Companies had trouble keeping me for a long time.
It was neither their fault nor mine. Fault can only be laid if long tenure was the goal. It may have been on their part, but it never was on mine. I didn’t expect it and I didn’t promise it.
Mainly because I wasn’t looking for the stability or security other employees might seek to be with a company for a long time. Nor was I looking for internal promotion that often comes with time invested.
But. And it’s an important but.
When I did leave, I either had already recruited friends to come and work there, or I left with referrals for the company to pursue.
I develop leaders. I network. I take on challenges and then I seek new challenges in different environments. I am not alone. I am far from alone. I’m also different from many in my generation, but I happen to share the short-tenure trait with the current generation (and I suspect, the coming generations).
Changing How We Measure Value In Employees
Will they leave the team better than when they found it?
That’s the measure now.
I’m happier with a short-term employee who elevates my current staff and adds to my staff, or gives me leads for my future staff than I am with long-term employees who do their job well but don't expand my people-capacity.

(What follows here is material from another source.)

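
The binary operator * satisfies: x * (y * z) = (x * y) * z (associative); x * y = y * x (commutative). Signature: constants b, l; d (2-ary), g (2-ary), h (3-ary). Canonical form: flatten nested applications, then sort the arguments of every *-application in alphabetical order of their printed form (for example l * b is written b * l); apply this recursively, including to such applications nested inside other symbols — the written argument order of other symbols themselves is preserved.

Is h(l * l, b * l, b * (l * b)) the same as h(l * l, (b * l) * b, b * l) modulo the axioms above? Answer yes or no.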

On the heels of writing about it makes sense that if the sources of your teams will be changing, so will what you value about the resources of the team. Talent sourcing outweighs longevity.
This changes the questions we ask in our interviewing and the experiences we provide during a person’s time with us.
Traditionally, we have looked at ways to ask candidates about their intent to be a long-term employee. We could be confident in their answers, because in those days, employees settled into the community - house purchase, kids in same school, social involvement.
Remote work and a hard economy has leveled our confidence.
When interviewing, we want to probe their network. If they found work with you to be positive, who could they recruit or refer? What online presence do they enjoy to promote working with you? Who in the past have they brought into an organization, and that person continued on after they left?
As far as experiences go, we again tend to engage and develop with a long-term view in mind. What if we asked ourselves how what we do now would be changed if we were trying to foster immediate traction and enthusiasm?
Instead of focusing values training on just the employee, what if we were to ask who they knew that was a match to our values set?
Instead of development and training that is planned out on a multi-year track, what if we offered a customized plan that proved to have short-term relevance for the employee?
Instead of honoring employees who have been with the company a long-time, what if we also honored/ rewarded employees who brought others into the company?
I’m talking more than referral-reward programs. You get what you celebrate, and you get what you train for and not just try for.
So - How can you intentionally integrate a recruiting/referral mindset into your team?
I gained a reputation in my work, whether it was with profit or non-profit organizations, of leading them into numeric growth of people involved. One person asked me my secret. I said, “Most leaders, when they see a person walk in the door, see a person. I see their network.”
Everyone has a network. The CIOs who succeed in future team building won’t be as concerned with the longevity an employee stays as much as with the people he brought and leaves behind.